Наль, закрывая все так же шею, с полными слез глазами стояла перед ним.
– Что случилось, Наль? Кто вас обидел? В чем дело? Я только что хотел сказать вам, как вы необычайно хороши в этом платье, но ваши слезы расстроили меня, я даже забыл, с чем пришел.
– Ну, уж я понял, что без меня здесь не обойдется. И чтобы первый завтрак прошел весело, явился сам вести тебя в столовую, дочь моя, – появляясь во фраке и открытом белом жилете, блистая красою, сказал Флорентиец. – Тебе неудобно и неловко в доме отца, каким ты меня признала, в обществе мужа, которого любишь, быть с открытой шеей и руками? Это предрассудок, дитя. Брось его. К чистой женщине, к ее чистым мыслям не могут прилипнуть ничьи грязные взгляды и мысли. Тебе придется бывать в большой толпе с открытыми плечами. Привыкай и помни одно: атмосфера чистоты несносна злу. Оно бежит от нее. Надо в себе иметь что-либо злое, чтобы зло могло тебя коснуться.
Он взял из рук Николая футляр, открыл его и вынул два крупных камня грушевидной формы, зеленый камень и бриллиант на тонкой цепочке из этих же мелких камней.
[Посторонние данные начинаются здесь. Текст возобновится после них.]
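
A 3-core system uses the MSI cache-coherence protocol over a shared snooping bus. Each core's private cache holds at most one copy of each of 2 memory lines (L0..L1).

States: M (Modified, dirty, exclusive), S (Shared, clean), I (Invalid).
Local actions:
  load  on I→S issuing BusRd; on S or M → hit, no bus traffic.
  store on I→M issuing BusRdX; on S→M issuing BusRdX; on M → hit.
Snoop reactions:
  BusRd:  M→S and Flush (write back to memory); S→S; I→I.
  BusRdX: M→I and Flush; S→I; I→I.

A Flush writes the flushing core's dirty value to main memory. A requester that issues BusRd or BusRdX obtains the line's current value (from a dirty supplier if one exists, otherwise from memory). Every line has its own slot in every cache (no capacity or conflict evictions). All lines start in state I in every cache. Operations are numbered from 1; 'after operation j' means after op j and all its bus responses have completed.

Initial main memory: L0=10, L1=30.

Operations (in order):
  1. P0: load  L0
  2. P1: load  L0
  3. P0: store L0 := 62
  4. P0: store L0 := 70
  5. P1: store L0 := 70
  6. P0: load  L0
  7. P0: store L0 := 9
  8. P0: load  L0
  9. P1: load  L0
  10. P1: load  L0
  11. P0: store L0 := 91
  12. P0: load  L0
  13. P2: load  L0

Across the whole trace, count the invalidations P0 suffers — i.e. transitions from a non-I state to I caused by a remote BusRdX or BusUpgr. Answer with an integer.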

– Позволь мне надеть тебе на шею эти камни. Белый дарит тебе твой дядя Али – камень силы. Зеленый даю тебе я – это камень такта и обаяния, камень чистоты и умения приспособиться ко всем обстоятельствам жизни.
Он надел на шею Наль цепочку, и камни заиграли на белых кружевах. Наль подняла свои огромные глаза и головку со слезами в глазах и улыбкой на устах. Рядом с величественной, громадной фигурой Флорентийца, на прекрасном лице которого отражались мир и гармония, она была похожа на ребенка.
– Возьми мою руку, как тебя обучил этому Николай, и пойдем в мою комнату. Там ты встретишь двух моих друзей. Не растеряйся, если они поцелуют тебе руку. Если количество блюд за завтраком будет тебя смущать или ты не будешь знать, как их есть, посмотри, что делаю я или Николай – мы оба постараемся показывать тебе все фокусы моды и этикета, называемые воспитанием, так, чтобы, кроме тебя одной, этого никто не замечал. Пользуясь правом хозяина дома, я буду тебе накладывать первые блюда сам. А затем, когда ты поймешь, как это делается по здешним требованиям, ты, возможно, сама захочешь рискнуть и сделать это для меня или для мужа.
Сойдя с лестницы, Флорентиец ввел Наль в свою зеленую комнату.
– Как прекрасно здесь! Какой балкон! Сколько книг, почти столько же, как у Николая.
– Гораздо больше. Здесь, подальше, есть одна из лучших библиотек, какую можно встретить в частном доме, Наль, – сказал Николай жене.
Раздался стук в дверь, и один за другим вошли в комнату двое мужчин, которых хозяин приветствовал очень сердечно и, взяв их обоих под руки, подвел к Наль.
– Позволь тебе представить, Наль, моих двух друзей. Это – лорд Мильдрей, а это просто индус, студент Оксфордского университета, Сандра Сатананда. Для тебя – просто Сандра. Он еще мальчишка и, наверное, будет играть с тобой в куклы. Моя дочь, – закончил Флорентиец.